Microsoft CEO Satya Nadella recently announced their plans of building two data centers in the United Kingdom in 2016. Once the centers have been setup, the Redmond-based tech giant will be able to bid for cloud computing contracts.
Previously, Microsoft (NASDAQ: MSFT) was not permitted to bid on such contracts in the UK since their data centers were not based there. Businesses and consumers in UK will also benefit from a faster processing speed from their cloud-based apps and services.
Their cloud services include Azure and the popular Office 365. User data won't be needed to be downloaded and uploaded from and to international servers as they will be hosted in the UK.
What pushed Microsoft to announce their plan?
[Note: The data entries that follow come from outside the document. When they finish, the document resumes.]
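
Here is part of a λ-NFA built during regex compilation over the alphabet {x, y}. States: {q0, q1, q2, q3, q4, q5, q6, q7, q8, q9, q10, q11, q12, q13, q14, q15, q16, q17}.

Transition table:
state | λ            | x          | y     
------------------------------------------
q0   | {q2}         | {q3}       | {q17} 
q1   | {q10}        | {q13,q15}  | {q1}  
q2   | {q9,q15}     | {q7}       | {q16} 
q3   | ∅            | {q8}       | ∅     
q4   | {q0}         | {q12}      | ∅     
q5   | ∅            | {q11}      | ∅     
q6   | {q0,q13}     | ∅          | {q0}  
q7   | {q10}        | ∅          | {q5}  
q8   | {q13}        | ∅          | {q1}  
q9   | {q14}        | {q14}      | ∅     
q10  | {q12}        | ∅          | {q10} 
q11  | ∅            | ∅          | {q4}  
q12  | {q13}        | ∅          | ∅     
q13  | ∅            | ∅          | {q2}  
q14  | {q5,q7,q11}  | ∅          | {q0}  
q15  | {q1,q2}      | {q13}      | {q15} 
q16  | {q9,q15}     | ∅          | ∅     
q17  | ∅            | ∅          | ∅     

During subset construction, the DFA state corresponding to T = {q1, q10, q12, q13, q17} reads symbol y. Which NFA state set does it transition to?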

Major cloud services rival Amazon has also announced that they will set up data centers in the same year.
Amazon (AWS) has several big clients in the UK when it comes to their services; Unilever, National Rail Enquiries, Trinity Mirror, Dennis Publishing and even the BBC. Meanwhile, Microsoft has Confused.com, Pizza Hut, Marks & Spencer and Tesco.
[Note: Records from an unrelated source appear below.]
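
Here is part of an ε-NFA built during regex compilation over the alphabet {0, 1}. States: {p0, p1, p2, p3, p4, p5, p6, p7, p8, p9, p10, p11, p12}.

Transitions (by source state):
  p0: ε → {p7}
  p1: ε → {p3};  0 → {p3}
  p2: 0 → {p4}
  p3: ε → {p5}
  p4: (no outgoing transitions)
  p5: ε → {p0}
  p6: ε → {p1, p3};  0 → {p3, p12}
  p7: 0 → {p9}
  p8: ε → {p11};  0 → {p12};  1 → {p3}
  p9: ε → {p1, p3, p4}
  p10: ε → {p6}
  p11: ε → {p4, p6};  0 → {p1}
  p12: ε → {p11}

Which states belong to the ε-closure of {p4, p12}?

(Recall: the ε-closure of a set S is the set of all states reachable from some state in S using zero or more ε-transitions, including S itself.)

Start with {p4, p12}.
From p12 via ε: add p11.
From p11 via ε: add p6.
From p6 via ε: add p1, p3.
From p3 via ε: add p5.
From p5 via ε: add p0.
From p0 via ε: add p7.
No new states can be added; the closed set is {p0, p1, p3, p4, p5, p6, p7, p11, p12}.

{p0, p1, p3, p4, p5, p6, p7, p11, p12}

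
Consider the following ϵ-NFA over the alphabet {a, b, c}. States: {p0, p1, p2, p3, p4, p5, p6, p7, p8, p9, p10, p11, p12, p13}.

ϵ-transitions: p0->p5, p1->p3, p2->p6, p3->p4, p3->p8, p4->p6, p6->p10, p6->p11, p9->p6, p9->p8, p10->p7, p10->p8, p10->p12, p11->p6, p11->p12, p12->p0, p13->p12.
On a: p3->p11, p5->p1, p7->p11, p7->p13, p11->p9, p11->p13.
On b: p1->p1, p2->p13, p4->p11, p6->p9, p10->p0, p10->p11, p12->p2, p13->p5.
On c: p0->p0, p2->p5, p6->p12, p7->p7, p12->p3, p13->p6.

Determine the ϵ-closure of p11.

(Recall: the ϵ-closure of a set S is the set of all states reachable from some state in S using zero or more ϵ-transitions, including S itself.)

Start with {p11}.
From p11 via ϵ: add p6, p12.
From p6 via ϵ: add p10.
From p12 via ϵ: add p0.
From p0 via ϵ: add p5.
From p10 via ϵ: add p7, p8.
No new states can be added; the closed set is {p0, p5, p6, p7, p8, p10, p11, p12}.

{p0, p5, p6, p7, p8, p10, p11, p12}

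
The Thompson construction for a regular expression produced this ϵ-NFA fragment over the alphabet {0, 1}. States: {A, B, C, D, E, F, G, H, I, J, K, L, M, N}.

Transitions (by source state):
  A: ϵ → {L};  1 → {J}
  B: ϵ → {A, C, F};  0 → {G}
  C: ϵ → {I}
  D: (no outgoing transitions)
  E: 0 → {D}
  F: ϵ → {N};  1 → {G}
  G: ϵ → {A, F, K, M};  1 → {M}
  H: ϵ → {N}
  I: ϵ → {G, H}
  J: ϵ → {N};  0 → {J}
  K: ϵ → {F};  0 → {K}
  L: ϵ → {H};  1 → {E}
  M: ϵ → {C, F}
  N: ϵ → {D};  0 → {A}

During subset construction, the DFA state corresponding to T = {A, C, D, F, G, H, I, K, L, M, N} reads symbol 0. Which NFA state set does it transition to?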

Mr Nadella said during the Microsoft Future Decoded conference in London: "At Microsoft, our mission is to empower every person and organisation on the planet to achieve more. By expanding our data centre regions in the UK, Netherlands and Ireland we aim to give local businesses and organisations of all sizes the transformative technology they need to seize new global growth."
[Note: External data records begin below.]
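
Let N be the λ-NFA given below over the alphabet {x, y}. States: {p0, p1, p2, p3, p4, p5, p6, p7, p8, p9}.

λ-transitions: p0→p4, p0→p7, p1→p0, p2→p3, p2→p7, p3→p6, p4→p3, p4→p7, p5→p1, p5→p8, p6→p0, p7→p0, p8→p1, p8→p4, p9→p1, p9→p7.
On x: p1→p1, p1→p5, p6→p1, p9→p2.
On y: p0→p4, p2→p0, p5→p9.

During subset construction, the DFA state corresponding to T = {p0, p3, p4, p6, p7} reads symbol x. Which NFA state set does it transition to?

{p0, p1, p3, p4, p6, p7}

p6 on x → {p1}.
No x-transition from p0, p3, p4, p7.
Union after reading x: {p1}.
Now take the λ-closure:
From p1 via λ: add p0.
From p0 via λ: add p4, p7.
From p4 via λ: add p3.
From p3 via λ: add p6.
No new states can be added; the closed set is {p0, p1, p3, p4, p6, p7}.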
Microsoft will be building one of the data centers near London and the other one in an undisclosed location but still in the UK, according to BBC News. Nadella said that the data centers will open in the early part of next year, although no exact date was announced.
The move comes after the declaration of the Safe Harbour treaty by the European Union's Court of Justice. Microsoft executive vice president of cloud and enterprise Scott Guthrie assured that customer data in the UK will stay in UK.
Data privacy has been an issue for some as government and authorities have been pressuring tech companies to let them peek around customer data to find terrorist threats and whatnot. Microsoft was one of the tech giants to stand up against such unwanted snooping around by officials.
In addition, the new data centers will also increase Microsoft's cloud service uptake in the UK. Combined with the recently finished data centres in the Netherlands and Ireland, Nadella believes that they will have an edge in the cloud computing industry, according to The Guardian.
Amazon AWS and Microsoft seem to be fighting for the top position in the clouds in the UK. Government chief technology officer Liam Maxwell said that both of the companies were expected to invest £2bn for the new data centres.
Without the two tech giants, the Government would have to spend £1bn for a data center to host their sensitive data. Fortunately, they can chose to outsource their data crunching and protecting operations to the two companies, according to The Telegraph. This will help them save money as they won't need to build their own.
Microsoft and Amazon's move to set up data centers in the UK will benefit almost every one. Consumes and app users will experience faster programs, businesses can also make use of faster cloud services and the government can outsource their sensitive data to the companies' protected data centers.